- Na uprawach pszenżyta widoczne są kilkunastoprocentowe wypadnięcia na powierzchniach uprawy. Przesiew będzie także konieczny w przypadku upraw jęczmienia, gdzie 30-40 proc. roślin jest uszkodzonych. W przypadku żyta straty w skali kraju są niewielkie, zdecydowanie najlepiej zniosło niskie temperatury - podaje prezes KFPZ.
Jakie będę plony? Zdaniem Federacji rolnicy już spodziewają się mniejszych plonów zbóż niż zakładali jeszcze na jesieni. W wyniku oddziaływania bardzo niskich temperatur na polach nie przykrytych śniegiem nastąpiła redukcja źdźbeł po rozkrzewieniu. Zmniejszyła się ilość roślin i kłosów na m² (6-7 rozkrzewień).

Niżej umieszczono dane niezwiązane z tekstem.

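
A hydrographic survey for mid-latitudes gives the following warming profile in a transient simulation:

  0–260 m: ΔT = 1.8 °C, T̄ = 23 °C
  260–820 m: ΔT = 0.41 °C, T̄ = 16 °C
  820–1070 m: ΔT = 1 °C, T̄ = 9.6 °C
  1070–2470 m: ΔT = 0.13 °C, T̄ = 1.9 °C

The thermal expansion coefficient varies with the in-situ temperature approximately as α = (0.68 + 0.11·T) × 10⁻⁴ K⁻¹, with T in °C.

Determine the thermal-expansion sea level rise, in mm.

Layer 1: α = (0.68 + 0.11×23)×10⁻⁴ = 3.21×10⁻⁴ K⁻¹
Layer 2: α = (0.68 + 0.11×16)×10⁻⁴ = 2.44×10⁻⁴ K⁻¹
Layer 3: α = (0.68 + 0.11×9.6)×10⁻⁴ = 1.736×10⁻⁴ K⁻¹
Layer 4: α = (0.68 + 0.11×1.9)×10⁻⁴ = 0.889×10⁻⁴ K⁻¹
Layer 1: 260 × 3.21×10⁻⁴ × 1.8 = 0.150228 m
260–820 m: 560 × 2.44×10⁻⁴ × 0.41 = 0.0560224 m
820–1070 m: 1.736×10⁻⁴ × 250 × 1 = 0.04340 m
0.13 × 0.889×10⁻⁴ × 1400 = 0.0161798 m
Δh = 0.150228 + 0.0560224 + 0.04340 + 0.0161798 = 0.2658302 m

about 266 mm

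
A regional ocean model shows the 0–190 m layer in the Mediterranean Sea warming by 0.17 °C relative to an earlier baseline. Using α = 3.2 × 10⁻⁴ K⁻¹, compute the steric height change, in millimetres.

Δh = αΔT·H = 3.2×10⁻⁴ × 0.17 × 190 = 0.010336 m

10.3 mm of thermosteric rise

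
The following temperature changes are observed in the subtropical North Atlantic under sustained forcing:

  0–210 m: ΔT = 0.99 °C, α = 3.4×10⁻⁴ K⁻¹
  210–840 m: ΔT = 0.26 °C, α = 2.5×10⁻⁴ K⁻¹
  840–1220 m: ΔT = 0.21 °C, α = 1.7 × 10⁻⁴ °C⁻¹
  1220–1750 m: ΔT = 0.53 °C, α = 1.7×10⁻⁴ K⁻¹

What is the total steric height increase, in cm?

17 cm of thermosteric rise

210 × 3.4×10⁻⁴ × 0.99 = 0.070686 m
Layer 2: 2.5×10⁻⁴ × 0.26 × 630 = 0.04095 m
Layer 3: 1.7×10⁻⁴ × 380 × 0.21 = 0.013566 m
Layer 4: 530 × 0.53 × 1.7×10⁻⁴ = 0.047753 m
Δh = 0.070686 + 0.04095 + 0.013566 + 0.047753 = 0.172955 m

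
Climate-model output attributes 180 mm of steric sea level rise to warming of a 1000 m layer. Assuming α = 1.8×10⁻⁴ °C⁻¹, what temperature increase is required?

about 1.0 °C

ΔT = Δh/(αH) = 0.18 / (1.8×10⁻⁴ × 1000) = 1.000 °C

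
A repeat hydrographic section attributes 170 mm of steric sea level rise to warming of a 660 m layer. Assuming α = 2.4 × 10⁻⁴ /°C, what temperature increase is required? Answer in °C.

ΔT = Δh/(αH) = 0.17 / (2.4×10⁻⁴ × 660) ≈ 1.073 °C

about 1.1 °C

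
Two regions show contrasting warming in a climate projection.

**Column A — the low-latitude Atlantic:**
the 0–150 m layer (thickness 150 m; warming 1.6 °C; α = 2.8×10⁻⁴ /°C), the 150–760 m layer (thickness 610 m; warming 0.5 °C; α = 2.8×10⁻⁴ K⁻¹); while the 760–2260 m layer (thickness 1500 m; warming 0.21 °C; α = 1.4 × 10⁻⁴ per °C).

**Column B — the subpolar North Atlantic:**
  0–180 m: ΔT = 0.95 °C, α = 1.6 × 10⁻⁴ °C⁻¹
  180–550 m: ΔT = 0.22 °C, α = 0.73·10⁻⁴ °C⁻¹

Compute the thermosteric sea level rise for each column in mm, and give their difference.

A Layer 1: 2.8×10⁻⁴ × 150 × 1.6 = 0.06720 m
A 610 × 2.8×10⁻⁴ × 0.5 = 0.08540 m
A 0.21 × 1.4×10⁻⁴ × 1500 = 0.04410 m
A total: 0.19670 m
B 0–180 m: 1.6×10⁻⁴ × 0.95 × 180 = 0.02736 m
B 0.22 × 0.73×10⁻⁴ × 370 = 0.0059422 m
B total: 0.0333022 m
Difference: 0.19670 − 0.0333022 = 0.1633978 m

Δh_A ≈ 200 mm, Δh_B ≈ 33 mm; difference ≈ 160 mm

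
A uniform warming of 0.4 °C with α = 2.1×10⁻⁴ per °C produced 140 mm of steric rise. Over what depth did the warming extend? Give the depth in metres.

H = Δh/(αΔT) = 0.14 / (2.1×10⁻⁴ × 0.4) ≈ 1667 m

about 1670 m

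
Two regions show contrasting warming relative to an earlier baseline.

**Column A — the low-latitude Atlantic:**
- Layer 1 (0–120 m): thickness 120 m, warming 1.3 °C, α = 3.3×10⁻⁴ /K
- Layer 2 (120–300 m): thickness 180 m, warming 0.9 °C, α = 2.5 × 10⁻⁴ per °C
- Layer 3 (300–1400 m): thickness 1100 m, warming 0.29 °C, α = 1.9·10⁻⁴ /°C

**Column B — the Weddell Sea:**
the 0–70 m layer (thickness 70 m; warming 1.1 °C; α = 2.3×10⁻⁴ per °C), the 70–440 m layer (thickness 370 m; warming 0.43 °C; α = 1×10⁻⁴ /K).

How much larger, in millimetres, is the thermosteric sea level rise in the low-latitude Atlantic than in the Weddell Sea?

119 mm larger

A 1.3 × 3.3×10⁻⁴ × 120 = 0.05148 m
A Layer 2: 180 × 0.9 × 2.5×10⁻⁴ = 0.04050 m
A 300–1400 m: 0.29 × 1100 × 1.9×10⁻⁴ = 0.06061 m
A total: 0.15259 m
B 0–70 m: 70 × 1.1 × 2.3×10⁻⁴ = 0.01771 m
B 370 × 0.43 × 1×10⁻⁴ = 0.01591 m
B total: 0.03362 m
Difference: 0.15259 − 0.03362 = 0.11897 m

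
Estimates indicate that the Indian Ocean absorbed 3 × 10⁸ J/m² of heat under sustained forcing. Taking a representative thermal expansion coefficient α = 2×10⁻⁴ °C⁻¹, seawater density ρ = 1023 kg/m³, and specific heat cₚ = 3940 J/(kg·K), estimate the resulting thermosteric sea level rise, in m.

Δh = αQ/(ρcₚ) = 2×10⁻⁴ × 3×10⁸ / (1023 × 3940) ≈ 0.014886 m

0.0149 m of thermosteric rise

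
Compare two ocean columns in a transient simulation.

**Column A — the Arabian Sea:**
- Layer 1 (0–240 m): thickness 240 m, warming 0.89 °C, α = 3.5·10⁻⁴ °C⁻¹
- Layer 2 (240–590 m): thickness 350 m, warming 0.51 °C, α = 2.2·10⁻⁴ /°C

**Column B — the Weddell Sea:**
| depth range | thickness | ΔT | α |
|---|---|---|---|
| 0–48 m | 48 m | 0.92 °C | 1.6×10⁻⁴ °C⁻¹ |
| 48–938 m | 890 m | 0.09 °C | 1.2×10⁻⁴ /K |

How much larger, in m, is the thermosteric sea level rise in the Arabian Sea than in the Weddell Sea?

A Layer 1: 0.89 × 240 × 3.5×10⁻⁴ = 0.07476 m
A Layer 2: 350 × 0.51 × 2.2×10⁻⁴ = 0.03927 m
A total: 0.11403 m
B 0–48 m: 1.6×10⁻⁴ × 0.92 × 48 = 0.0070656 m
B 0.09 × 890 × 1.2×10⁻⁴ = 0.009612 m
B total: 0.0166776 m
Difference: 0.11403 − 0.0166776 = 0.0973524 m

Δh_A − Δh_B ≈ 0.0974 m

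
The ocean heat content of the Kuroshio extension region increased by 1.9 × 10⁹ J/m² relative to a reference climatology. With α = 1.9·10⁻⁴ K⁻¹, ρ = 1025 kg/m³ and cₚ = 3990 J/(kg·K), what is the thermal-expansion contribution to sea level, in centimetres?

Δh = αQ/(ρcₚ) = 1.9×10⁻⁴ × 1.9×10⁹ / (1025 × 3990) ≈ 0.088269 m

8.83 cm of thermosteric rise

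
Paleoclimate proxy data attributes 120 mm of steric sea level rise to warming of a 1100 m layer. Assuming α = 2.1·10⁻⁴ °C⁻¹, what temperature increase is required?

ΔT = Δh/(αH) = 0.12 / (2.1×10⁻⁴ × 1100) ≈ 0.5195 K

about 0.52 K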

- Stratą na tą chwilę jeszcze nie policzalną jest spadek wielkości plonu zbóż dla kraju. Dodatkowo należy podkreślić niski stan wód gruntowych będący konsekwencją jesiennej suszy. Wiosenne prace polowe powinny ruszyć w normalnym terminie. Jednak warto zaznaczyć, iż nie są to straty ostateczne. Wegetacja może jeszcze częściowo zredukować te straty. Przy sprzyjających warunkach atmosferycznych w najbliższych dniach (tj. temperaturze 7-8 °C) w miarę szybko powinna nastąpić choć częściowa regeneracja roślin, pod warunkiem zastosowania odpowiedniego nawożenia i ochrony we wczesnych fazach wzrostu roślin - mówi Mładanowicz.
Federacja prognozuje wzrost areału uprawy kukurydzy, która wejdzie na stanowiska pszenne i częściowo wyprze jęczmień.